Still, conservative estimates indicate the Arctic Ocean will be ice-free
in the summer within 20 years, although some scientists believe that will occur
much
sooner.
As it thaws, the receding ice has made ocean travel along Alaska’s
northern coast increasingly alluring, but ships can still be trapped by ice.
Earlier in August, three oil industry vessels bound for Canada became stuck
in ice about 60 miles north of Point Barrow. The Coast Guard sent the icebreaker
Healy to help, but before it could arrive from 300 miles away, the wind shifted
and pushed the ice apart, freeing the vessels.
“
They were able to get away,” Brooks said. “The problem with this
ice is it’s very unpredictable.”
Because of such risks, the Coast Guard established temporary bases in Barrow,
the country’s highest-latitude town, and at the North Slope’s Prudhoe
Bay, the nation’s largest oil field. The bases will operate for a few weeks
while Guard officials evaluate the need for the agency’s services.
The Northwest Passageway is also increasingly popular with tourists.
Chuck Cross has been leading excursions to the North Pole with his Bend,
Oregon-based Polar Cruises since 1991, and he’s noticed a big change over the years.
“
It’s amazing to me when I go to the pole how thin the ice is, huge open
spots of water in some areas,” he said. “Before, you spent more time
getting there and more time in the ice.

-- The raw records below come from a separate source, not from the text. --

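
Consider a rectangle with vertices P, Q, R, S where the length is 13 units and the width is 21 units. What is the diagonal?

A rectangle's diagonal splits it into two right triangles, with the diagonal as the hypotenuse.
By the Pythagorean theorem, d^2 = 13^2 + 21^2 = 610.
Therefore d = sqrt(610).

sqrt(610)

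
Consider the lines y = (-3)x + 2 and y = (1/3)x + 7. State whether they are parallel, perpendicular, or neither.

Slope of line 1: m1 = -3
Slope of line 2: m2 = 1/3
m1 * m2 = -1, so perpendicular.

Perpendicular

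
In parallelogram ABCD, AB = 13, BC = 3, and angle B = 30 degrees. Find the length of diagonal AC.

The diagonal of a parallelogram can be found by treating two adjacent sides and the diagonal as a triangle.
Applying the law of cosines with sides 13, 3 and included angle 30°:
d^2 = 169 + 9 - 78*cos(30°) = 178 - 39*sqrt(3)
d = sqrt(178 - 39*sqrt(3))

sqrt(178 - 39*sqrt(3))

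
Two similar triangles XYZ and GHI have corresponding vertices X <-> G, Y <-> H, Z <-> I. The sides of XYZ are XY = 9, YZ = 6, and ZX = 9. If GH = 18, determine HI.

Similar triangles have proportional sides. Setting up the proportion:
GH / XY = HI / YZ
18 / 9 = HI / 6
HI = 6 * 18 / 9 = 12.

12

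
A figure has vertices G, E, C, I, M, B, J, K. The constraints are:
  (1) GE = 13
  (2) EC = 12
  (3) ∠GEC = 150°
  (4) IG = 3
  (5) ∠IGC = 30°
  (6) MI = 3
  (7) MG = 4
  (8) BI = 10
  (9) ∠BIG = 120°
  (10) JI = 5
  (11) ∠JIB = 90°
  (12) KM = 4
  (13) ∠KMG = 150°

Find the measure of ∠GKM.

Step 1: By the law of cosines on triangle KMG: KG² = 4² + 4² − 2·4·4·cos(150°) = 59.71, so KG ≈ 7.73.
Step 2: By the inverse law of cosines on triangle GKM: cos(∠GKM) = (7.73² + 4² − 4²) / (2·7.73·4) = 59.71/61.82 = 0.9659, so ∠GKM = 15°.

Therefore, the measure of angle ∠GKM = 15°.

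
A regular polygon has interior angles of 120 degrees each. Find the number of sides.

Exterior angle = 180 - 120 = 60. n = 360 / 60 = 6.

6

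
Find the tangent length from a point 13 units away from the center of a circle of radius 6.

The tangent, radius, and line from the external point to the center form a right triangle.
The right angle is where the tangent meets the radius.
By the Pythagorean theorem: tangent² + 6² = 13²
tangent² = 169 - 36 = 133
tangent = sqrt(133)

sqrt(133)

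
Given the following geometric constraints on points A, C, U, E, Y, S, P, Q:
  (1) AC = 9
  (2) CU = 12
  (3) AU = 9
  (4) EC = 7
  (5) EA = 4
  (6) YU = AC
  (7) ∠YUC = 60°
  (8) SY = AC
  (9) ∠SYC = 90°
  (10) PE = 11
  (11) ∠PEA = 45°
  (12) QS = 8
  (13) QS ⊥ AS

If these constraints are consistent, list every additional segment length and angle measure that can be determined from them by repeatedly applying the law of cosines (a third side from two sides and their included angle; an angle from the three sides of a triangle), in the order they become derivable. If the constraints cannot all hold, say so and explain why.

The constraints are consistent. Derivable facts, in order:
After 1 step:
- AP ≈ 8.65
- CY = 3·√13
- ∠ACE = 25.21°
- ∠ACU = 48.19°
- ∠AEC = 106.6°
- ∠AUC = 48.19°
- ∠CAE = 48.19°
- ∠CAU = 83.62°
After 2 steps:
- CS = 3·√22
- ∠APE = 19.09°
- ∠CYU = 73.9°
- ∠EAP = 115.91°
- ∠UCY = 46.1°
After 3 steps:
- ∠CSY = 50.24°
- ∠SCY = 39.76°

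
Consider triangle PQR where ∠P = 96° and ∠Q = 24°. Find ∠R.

Let angle R = x. Then 96 + 24 + x = 180.
x = 180 - 120 = 60 degrees.

60 degrees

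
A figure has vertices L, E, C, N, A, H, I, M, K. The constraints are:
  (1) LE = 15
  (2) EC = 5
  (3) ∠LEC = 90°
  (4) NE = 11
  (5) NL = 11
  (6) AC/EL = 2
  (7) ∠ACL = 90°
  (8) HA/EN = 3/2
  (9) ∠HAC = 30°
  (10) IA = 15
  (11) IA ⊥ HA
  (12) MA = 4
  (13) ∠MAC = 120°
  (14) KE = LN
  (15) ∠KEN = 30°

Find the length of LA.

From the given relations: AC = 2·EL = 2·15 = 30.
Step 1: By the law of cosines on triangle LEC: LC² = 15² + 5² − 2·15·5·cos(90°) = 250, so LC = 5·√10.
Step 2: By the law of cosines on triangle LCA: LA² = (5·√10)² + 30² − 2·5·√10·30·cos(90°) = 1150, so LA = 5·√46.

Therefore, the length of LA = 5·√46.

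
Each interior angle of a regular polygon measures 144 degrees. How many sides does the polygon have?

Exterior angle = 180 - 144 = 36. n = 360 / 36 = 10.

10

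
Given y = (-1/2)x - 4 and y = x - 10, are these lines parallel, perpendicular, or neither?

Slope of line 1: m1 = -1/2
Slope of line 2: m2 = 1
m1 != m2 (-1/2 != 1), so not parallel.
m1 * m2 = (-1/2) * (1) = -1/2 != -1, so not perpendicular.
The lines are neither parallel nor perpendicular.

Neither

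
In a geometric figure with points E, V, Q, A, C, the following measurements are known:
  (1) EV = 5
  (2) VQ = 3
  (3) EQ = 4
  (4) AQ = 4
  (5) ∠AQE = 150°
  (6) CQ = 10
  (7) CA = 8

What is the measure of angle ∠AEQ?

Step 1: By the law of cosines on triangle EQA: EA² = 4² + 4² − 2·4·4·cos(150°) = 59.71, so EA ≈ 7.73.
Step 2: By the inverse law of cosines on triangle AEQ: cos(∠AEQ) = (7.73² + 4² − 4²) / (2·7.73·4) = 59.71/61.82 = 0.9659, so ∠AEQ = 15°.

Therefore, the measure of angle ∠AEQ = 15°.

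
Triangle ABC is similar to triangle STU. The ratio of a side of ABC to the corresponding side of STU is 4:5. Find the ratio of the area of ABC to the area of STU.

Area scales with the square of linear dimensions. If every length is multiplied by 4/5, then the area is multiplied by (4/5)^2 = 16/25.
The area ratio is 16:25.

16:25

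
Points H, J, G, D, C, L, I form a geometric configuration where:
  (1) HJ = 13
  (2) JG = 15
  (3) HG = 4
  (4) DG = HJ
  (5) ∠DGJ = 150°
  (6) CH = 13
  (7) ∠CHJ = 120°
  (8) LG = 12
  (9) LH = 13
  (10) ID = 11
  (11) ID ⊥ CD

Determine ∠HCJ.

Step 1: By the law of cosines on triangle CHJ: CJ² = 13² + 13² − 2·13·13·cos(120°) = 507, so CJ = 13·√3.
Step 2: By the inverse law of cosines on triangle HCJ: cos(∠HCJ) = (13² + (13·√3)² − 13²) / (2·13·13·√3) = 507/585.43 = 0.866, so ∠HCJ = 30°.

Therefore, the measure of angle ∠HCJ = 30°.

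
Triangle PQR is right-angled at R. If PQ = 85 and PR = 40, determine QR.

QR = sqrt(85^2 - 40^2) = sqrt(5625) = 75

75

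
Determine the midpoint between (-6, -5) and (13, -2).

M = ((x₁ + x₂)/2, (y₁ + y₂)/2)
= ((-6 + 13)/2, (-5 + -2)/2)
= (7/2, -7/2) = (7/2, -7/2)

(7/2, -7/2)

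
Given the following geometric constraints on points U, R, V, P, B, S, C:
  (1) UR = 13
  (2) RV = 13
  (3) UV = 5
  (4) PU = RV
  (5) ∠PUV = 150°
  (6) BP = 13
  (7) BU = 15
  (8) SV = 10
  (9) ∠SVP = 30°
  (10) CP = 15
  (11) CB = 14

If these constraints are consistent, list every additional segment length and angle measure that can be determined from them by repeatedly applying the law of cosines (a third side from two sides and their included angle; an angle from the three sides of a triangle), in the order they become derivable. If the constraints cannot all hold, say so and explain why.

The constraints are consistent. Derivable facts, in order:
After 1 step:
- VP ≈ 17.51
- ∠BCP = 53.13°
- ∠BPC = 59.49°
- ∠BPU = 70.47°
- ∠BUP = 54.77°
- ∠CBP = 67.38°
- ∠PBU = 54.77°
- ∠RUV = 78.91°
- ∠RVU = 78.91°
- ∠URV = 22.17°
After 2 steps:
- PS ≈ 10.16
- ∠PVU = 21.79°
- ∠UPV = 8.21°
After 3 steps:
- ∠PSV = 120.53°
- ∠SPV = 29.47°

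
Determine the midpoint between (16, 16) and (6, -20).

The midpoint is the point halfway along the segment.
Move half the horizontal distance: 16 + (6 - 16)/2 = 16 + -10/2 = 11
Move half the vertical distance: 16 + (-20 - 16)/2 = 16 + -36/2 = -2
Midpoint = (11, -2)

(11, -2)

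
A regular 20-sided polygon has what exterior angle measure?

Each exterior angle of a regular n-gon is 360 / n.
For n = 20: 360 / 20 = 18 degrees.

18 degrees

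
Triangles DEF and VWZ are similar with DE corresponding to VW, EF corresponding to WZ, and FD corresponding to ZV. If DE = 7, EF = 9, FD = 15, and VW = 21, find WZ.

Since the triangles are similar, the ratio of corresponding sides is constant.
Scale factor k = VW / DE = 21 / 7 = 3
WZ = k * EF = 3 * 9 = 27

27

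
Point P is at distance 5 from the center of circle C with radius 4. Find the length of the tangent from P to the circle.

tangent = √(d² - r²) = √(5² - 4²) = √(25 - 16) = √9 = 3

3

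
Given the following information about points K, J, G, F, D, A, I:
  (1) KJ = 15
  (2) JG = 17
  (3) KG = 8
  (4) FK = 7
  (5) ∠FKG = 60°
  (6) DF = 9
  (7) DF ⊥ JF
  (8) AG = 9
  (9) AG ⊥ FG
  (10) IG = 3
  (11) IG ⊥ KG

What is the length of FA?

Step 1: By the law of cosines on triangle FKG: FG² = 7² + 8² − 2·7·8·cos(60°) = 57, so FG = √57.
Step 2: By the law of cosines on triangle FGA: FA² = √57² + 9² − 2·√57·9·cos(90°) = 138, so FA = √138.

Therefore, the length of FA = √138.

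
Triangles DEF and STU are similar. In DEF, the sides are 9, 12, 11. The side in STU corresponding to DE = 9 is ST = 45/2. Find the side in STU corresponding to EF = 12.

Since the triangles are similar, the ratio of corresponding sides is constant.
Scale factor k = ST / DE = 45/2 / 9 = 5/2
TU = k * EF = 5/2 * 12 = 30

30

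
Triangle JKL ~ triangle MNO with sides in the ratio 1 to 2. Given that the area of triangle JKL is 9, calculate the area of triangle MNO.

Area ratio = (1/2)^2 = 1/4. Area of MNO = 9 * 4/1 = 36.

36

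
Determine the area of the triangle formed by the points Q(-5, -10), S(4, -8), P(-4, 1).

Using the Shoelace formula for a triangle:
Area = (1/2)|x0(y1 - y2) + x1(y2 - y0) + x2(y0 - y1)|
Area = (1/2)|-5(-8 - 1) + 4(1 - -10) + -4(-10 - -8)|
Area = (1/2)|45 + 44 + 8|
Area = (1/2)|97|
Area = (1/2)(97)
Area = 97/2

97/2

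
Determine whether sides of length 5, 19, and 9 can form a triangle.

Check the triangle inequality: 5 + 9 = 14 ≤ 19.
Since the sum of two sides does not exceed the third, no triangle can be formed.

No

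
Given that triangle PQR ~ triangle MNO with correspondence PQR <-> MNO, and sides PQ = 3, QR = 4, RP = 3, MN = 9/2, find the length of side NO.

k = 9/2/3 = 3/2. NO = 3/2 * 4 = 6.

6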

We’d have helicopters looking
for breaks in the water for us.”
The thaw has added urgency to the race among neighboring nations to claim
a piece of the North Pole’s resources. The U.S. is compiling mapping
data that could bolster any claims for drilling rights.
Many countries have launched scientific expeditions, hoping to take advantage
of a provision in international law that allows nations to claim rights over
their continental shelf beyond the normal boundary of 200 nautical miles, if
the claim can be supported with geologic evidence.
The Coast Guard is concerned that the increasing volume of ship traffic brings
greater potential for oil spills, lost boaters and other mishaps.
“
We have to ask ourselves whether we’re prepared for these ships coming
to our shores,” said Mead Treadwell, who chairs the U.S. Arctic Research
Commission. He testified in Congress about the need to build new Coast Guard
icebreakers to better protect traffic in its Arctic waterways.
Before the Coast Guard opened its base in Barrow, the nearest station where
ships could stop for fuel and provisions was Alaska’s Kodiak Island,
almost 1,000 miles away.
Richard Glenn, an official with Arctic Slope Regional Corp., a Barrow-based
company that represents the business interests of Alaska Natives, said the
Coast Guard’s
arrival in his community is “like bread to starving people.”
“
When everything goes wrong - all-time storms, tragic loss of vessels, lost people
on land - there’s nothing that’s ever been so far away than the
Coast Guard.”
The town of 4,000 people has welcomed the agency and even supplied hangars
for two helicopters.
But the warming climate has also disrupted an ancient way of life for many
in the region, particularly hunters who use the floating ice as platforms for
hunting
marine mammals like bowhead whales and walrus. The same ice is vital to the
survival of polar bears, which are the first species declared as threatened
because of
climate change.
Snow also thaws much earlier each spring than in the past, meaning hunters
can’t
travel as far along the tundra after it turns soggy. And the late arrival of
fall affects weather patterns, creating dangerous sea currents and strong winds.